On every attempt to sign up, I enter all the information and click the “Confirm account” button, only to have the page sit there with the button and the form fields greyed out, and no network activity. I tried several times. On one of my many attempts to “chat” with support, I was told that this “must be” the fault of the web browser (easiest excuse for the uninitiated in the tech support book), the latest version of the browser I have been using for years with no problems, Firefox. It can’t possibly be that your site is defective, because that’s just not possible. No, I’m encouraged to use my phone to use the form, which also uses Firefox because, just like with the Canadian ISP I’m trying to choose, I’m trying to exercise my choice to choose something else other then the oligopolies (namely Google, which you support person suggested) I’m presented with.

So with your support person apparently willing to lose a client because he can’t use your website, she dumped me to figure it out on my own. Can’t possibly escalate the support ticket to someone who can write to your database, which would ABSOLUTELY be the most straightforward thing to do, and the least problem for your new customer.

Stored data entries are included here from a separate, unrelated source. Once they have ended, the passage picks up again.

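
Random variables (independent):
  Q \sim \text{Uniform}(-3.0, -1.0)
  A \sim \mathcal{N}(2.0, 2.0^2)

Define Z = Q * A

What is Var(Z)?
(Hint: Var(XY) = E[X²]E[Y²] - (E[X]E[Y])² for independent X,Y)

Var(XY) = E[X²]E[Y²] - (E[X]E[Y])²
E[Q] = -2, Var(Q) = 0.33333333
E[A] = 2, Var(A) = 4
E[Q²] = 0.33333333 + (-2)² = 4.3333333
E[A²] = 4 + 2² = 8
Var(Z) = 4.3333333*8 - (-2*2)²
= 34.666667 - 16 = 18.666667

18.666667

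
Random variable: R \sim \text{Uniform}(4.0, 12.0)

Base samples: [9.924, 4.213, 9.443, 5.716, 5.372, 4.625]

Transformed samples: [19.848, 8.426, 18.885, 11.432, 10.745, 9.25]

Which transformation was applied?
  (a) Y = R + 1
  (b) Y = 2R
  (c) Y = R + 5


Checking option (b) Y = 2R:
  R = 9.924 -> Y = 19.848 ✓
  R = 4.213 -> Y = 8.426 ✓
  R = 9.443 -> Y = 18.885 ✓
All samples match this transformation.

(b) 2R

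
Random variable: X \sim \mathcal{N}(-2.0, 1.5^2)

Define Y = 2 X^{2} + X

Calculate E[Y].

E[Y] = 2*E[X²] + 1*E[X]
E[X] = -2
E[X²] = Var(X) + (E[X])² = 2.25 + 4 = 6.25
E[Y] = 2*6.25 + 1*(-2) = 10.5

10.5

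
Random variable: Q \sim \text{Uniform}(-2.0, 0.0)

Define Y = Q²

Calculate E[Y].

Using E[X²] = Var(X) + (E[X])²:
E[Q] = -1
Var(Q) = (0 + 2)^2/12 = 0.33333333
E[Q²] = 0.33333333 + (-1)² = 0.33333333 + 1 = 1.3333333

1.3333333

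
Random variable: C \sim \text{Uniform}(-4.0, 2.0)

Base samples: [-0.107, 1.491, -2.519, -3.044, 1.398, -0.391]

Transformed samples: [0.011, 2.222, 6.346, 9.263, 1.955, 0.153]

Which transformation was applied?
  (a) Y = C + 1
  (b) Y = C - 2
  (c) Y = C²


Checking option (c) Y = C²:
  C = -0.107 -> Y = 0.011 ✓
  C = 1.491 -> Y = 2.222 ✓
  C = -2.519 -> Y = 6.346 ✓
All samples match this transformation.

(c) C²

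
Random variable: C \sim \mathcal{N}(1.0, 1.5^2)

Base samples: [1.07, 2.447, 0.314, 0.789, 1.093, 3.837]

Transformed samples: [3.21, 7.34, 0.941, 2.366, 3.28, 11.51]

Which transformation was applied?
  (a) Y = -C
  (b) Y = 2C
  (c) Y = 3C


Checking option (c) Y = 3C:
  C = 1.07 -> Y = 3.21 ✓
  C = 2.447 -> Y = 7.34 ✓
  C = 0.314 -> Y = 0.941 ✓
All samples match this transformation.

(c) 3C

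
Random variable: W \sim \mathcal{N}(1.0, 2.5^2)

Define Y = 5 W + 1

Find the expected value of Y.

For Y = 5W + 1:
E[Y] = 5 * E[W] + 1
E[W] = 1.0 = 1
E[Y] = 5 * 1 + 1 = 6

6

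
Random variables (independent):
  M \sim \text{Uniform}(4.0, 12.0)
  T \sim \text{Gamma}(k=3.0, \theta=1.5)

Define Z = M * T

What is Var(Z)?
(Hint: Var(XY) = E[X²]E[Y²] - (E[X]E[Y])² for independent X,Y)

Var(XY) = E[X²]E[Y²] - (E[X]E[Y])²
E[M] = 8, Var(M) = 5.3333333
E[T] = 4.5, Var(T) = 6.75
E[M²] = 5.3333333 + 8² = 69.333333
E[T²] = 6.75 + 4.5² = 27
Var(Z) = 69.333333*27 - (8*4.5)²
= 1872 - 1296 = 576

576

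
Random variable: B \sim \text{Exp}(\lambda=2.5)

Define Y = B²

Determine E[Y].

Using E[X²] = Var(X) + (E[X])²:
E[B] = 0.4
Var(B) = 1/2.5^2 = 0.16
E[B²] = 0.16 + 0.4² = 0.16 + 0.16 = 0.32

0.32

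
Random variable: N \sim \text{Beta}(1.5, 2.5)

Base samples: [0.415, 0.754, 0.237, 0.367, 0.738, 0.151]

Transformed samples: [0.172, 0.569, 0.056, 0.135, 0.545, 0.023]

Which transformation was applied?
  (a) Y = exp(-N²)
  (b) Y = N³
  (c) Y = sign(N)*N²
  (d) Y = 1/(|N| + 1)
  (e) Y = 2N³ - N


Checking option (c) Y = sign(N)*N²:
  N = 0.415 -> Y = 0.172 ✓
  N = 0.754 -> Y = 0.569 ✓
  N = 0.237 -> Y = 0.056 ✓
All samples match this transformation.

(c) sign(N)*N²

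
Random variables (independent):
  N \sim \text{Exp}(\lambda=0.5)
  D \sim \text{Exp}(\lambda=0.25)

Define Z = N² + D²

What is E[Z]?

E[Z] = E[N²] + E[D²]
E[N²] = Var(N) + E[N]² = 4 + 4 = 8
E[D²] = Var(D) + E[D]² = 16 + 16 = 32
E[Z] = 8 + 32 = 40

40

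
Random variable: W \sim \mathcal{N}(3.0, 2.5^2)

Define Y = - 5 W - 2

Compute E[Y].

For Y = -5W - 2:
E[Y] = -5 * E[W] - 2
E[W] = 3.0 = 3
E[Y] = -5 * 3 - 2 = -17

-17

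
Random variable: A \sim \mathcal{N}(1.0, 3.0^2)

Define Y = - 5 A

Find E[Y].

For Y = -5A:
E[Y] = -5 * E[A]
E[A] = 1.0 = 1
E[Y] = -5 * 1 = -5

-5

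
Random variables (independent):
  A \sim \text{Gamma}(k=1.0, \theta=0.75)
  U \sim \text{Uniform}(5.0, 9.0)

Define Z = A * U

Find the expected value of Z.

For independent RVs: E[XY] = E[X]*E[Y]
E[A] = 0.75
E[U] = 7
E[Z] = 0.75 * 7 = 5.25

5.25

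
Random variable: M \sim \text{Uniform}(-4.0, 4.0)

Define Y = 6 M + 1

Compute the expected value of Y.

For Y = 6M + 1:
E[Y] = 6 * E[M] + 1
E[M] = (-4 + 4)/2 = 0
E[Y] = 6 * 0 + 1 = 1

1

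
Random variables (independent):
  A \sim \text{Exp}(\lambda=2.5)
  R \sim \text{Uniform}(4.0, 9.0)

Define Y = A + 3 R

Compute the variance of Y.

For independent RVs: Var(aX + bY) = a²Var(X) + b²Var(Y)
Var(A) = 0.16
Var(R) = 2.0833333
Var(Y) = 1²*0.16 + 3²*2.0833333
= 1*0.16 + 9*2.0833333 = 18.91

18.91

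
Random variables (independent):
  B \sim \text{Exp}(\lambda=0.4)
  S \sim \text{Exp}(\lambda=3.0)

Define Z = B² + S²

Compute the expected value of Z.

E[Z] = E[B²] + E[S²]
E[B²] = Var(B) + E[B]² = 6.25 + 6.25 = 12.5
E[S²] = Var(S) + E[S]² = 0.11111111 + 0.11111111 = 0.22222222
E[Z] = 12.5 + 0.22222222 = 12.722222

12.722222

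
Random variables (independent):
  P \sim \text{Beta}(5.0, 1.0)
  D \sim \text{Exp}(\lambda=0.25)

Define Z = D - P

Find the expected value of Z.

E[Z] = -1*E[P] + 1*E[D]
E[P] = 0.83333333
E[D] = 4
E[Z] = -1*0.83333333 + 1*4 = 3.1666667

3.1666667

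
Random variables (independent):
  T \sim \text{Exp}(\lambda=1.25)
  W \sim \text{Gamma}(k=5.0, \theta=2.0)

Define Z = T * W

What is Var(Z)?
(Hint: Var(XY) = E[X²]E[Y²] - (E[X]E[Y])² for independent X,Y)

Var(XY) = E[X²]E[Y²] - (E[X]E[Y])²
E[T] = 0.8, Var(T) = 0.64
E[W] = 10, Var(W) = 20
E[T²] = 0.64 + 0.8² = 1.28
E[W²] = 20 + 10² = 120
Var(Z) = 1.28*120 - (0.8*10)²
= 153.6 - 64 = 89.6

89.6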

Oh, and after all this, I received an email from Canpar to tell me that my modem is on its way … with all links for tracking and arranging the delivery “invalid”. This just gets better and better! Canpar tells me on the error page that they can’t help me, but suggest I “may want to contact the sender of the email message to see if they can provide an alternative link.” I laugh that off, because Tek Savvy can’t even help me with their OWN system!

So I await my modem to see what calamity awaits me. I can’t log into my account to rearrange the TV channels I want, so I expect more battles with your website in my “old” browser or hours on hold on my cell phone trying to deal with your unhelpful and very tech non-savvy support people.